If a car dealer’s employee is willing to steal from the company that pays him or her, what makes you think they won’t steal from you too?
A lot of car dealerships have a job they call Special Finance Manager. That's the person who sets up the financing for risky-credit customers. People with credit problems. In the mortgage broker business it's called subprime (and we all know what is happening in the mortgage market because of it --- it's a big part of the reason you see all those boarded up and empty houses around your town).
Subprime, special finance, is one of the most lucrative money-making games car dealers play. Huge amounts of profit can be very tempting for crooked car dealer employees too, as Whalen Chevrolet Oldsmobile found out when the dealer's special finance manager was arrested and charged with nine felonies related to his risky business.
Seems he was getting really creative with his creative financing, making fake documents that looked like tax returns, social security benefit letters, W-2 forms, and pay stubs. Then he'd use the fake documents to get financing approval for prospective car buyers and the customers didn't know what he was doing, according to a report in the Glens Falls Post-Star newspaper. It's not just a New York problem either. It's a game we've heard of before in Ohio and elsewhere, too.
Police are saying the employee submitted fake documents to finance companies like Capital One to get car buyers approved for credit they couldn't really get.
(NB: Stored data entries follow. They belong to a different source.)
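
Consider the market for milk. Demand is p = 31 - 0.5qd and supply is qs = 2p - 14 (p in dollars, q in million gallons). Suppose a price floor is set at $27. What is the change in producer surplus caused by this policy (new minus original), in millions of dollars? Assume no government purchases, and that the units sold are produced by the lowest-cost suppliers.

0

Rearranging demand gives qd = 62 - 2p. Equilibrium: 62 - 2p = 2p - 14, so 76 = 4p and p* = 19, q* = 24.
Because the floor (27) lies above the market-clearing price, it is binding.
At p = 27: qd = 62 - 2·27 = 8 and qs = 2·27 - 14 = 40.
Producer surplus without the control is ½ · (19 - 7) · 24 = 144.
With the floor, 8 units are sold at 27. The supply price at q = 8 is 11, so PS = ½ · [(27 - 7) + (27 - 11)] · 8 = 144.
Change in producer surplus = 144 - 144 = 0.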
The house of car[d]s was going just fine until the repo's started, apparently. At that point Capital One probably started wondering what was going on.
Then the cops raided the car dealership and seized car sales files for the last year to see if there were other fraudulent loans the guy created. According to the newspaper, the Police say the F & I sales manager involved also worked at a number of car dealerships in the Albany (NY) area over the years, and "told police that he learned the scheme at another dealership that he did not identify to investigators." Well, now, that makes sense. It also makes you wonder who the car dealer is that apparently is still doing it!
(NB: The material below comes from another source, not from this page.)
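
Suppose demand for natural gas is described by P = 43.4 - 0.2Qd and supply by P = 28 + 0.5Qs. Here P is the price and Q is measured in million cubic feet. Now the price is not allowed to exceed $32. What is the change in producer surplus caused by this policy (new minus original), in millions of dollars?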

Amazingly, police suspect the finance manager of using the same scam while working at Nemer VW, an upstate New York Volkswagen car dealership, last year too. Not surprisingly, the owner of the Chevy dealership said he was unaware of the fraud and that he learned of his employee's past criminal history from the police.
"Obviously we would not condone anything like this," Whalen [the owner of the car dealership] said of the scheme, according to the newspaper. "It's unfortunate for everybody involved." Yeah, there goes this year's bonus Fiji vacation plan ...
It is amazing how many felons, crooks, criminals and thieves work in the car business. Why do you suppose that is? I suspect it's because they are always looking for the money-making angle to play and no one knows it better than a crook.
Sure there are some honest car dealers out there but some of them aren't. Like everything else, you have to be careful and watch out for the thievin’ on the retail end — that’s your end and it can cost you money!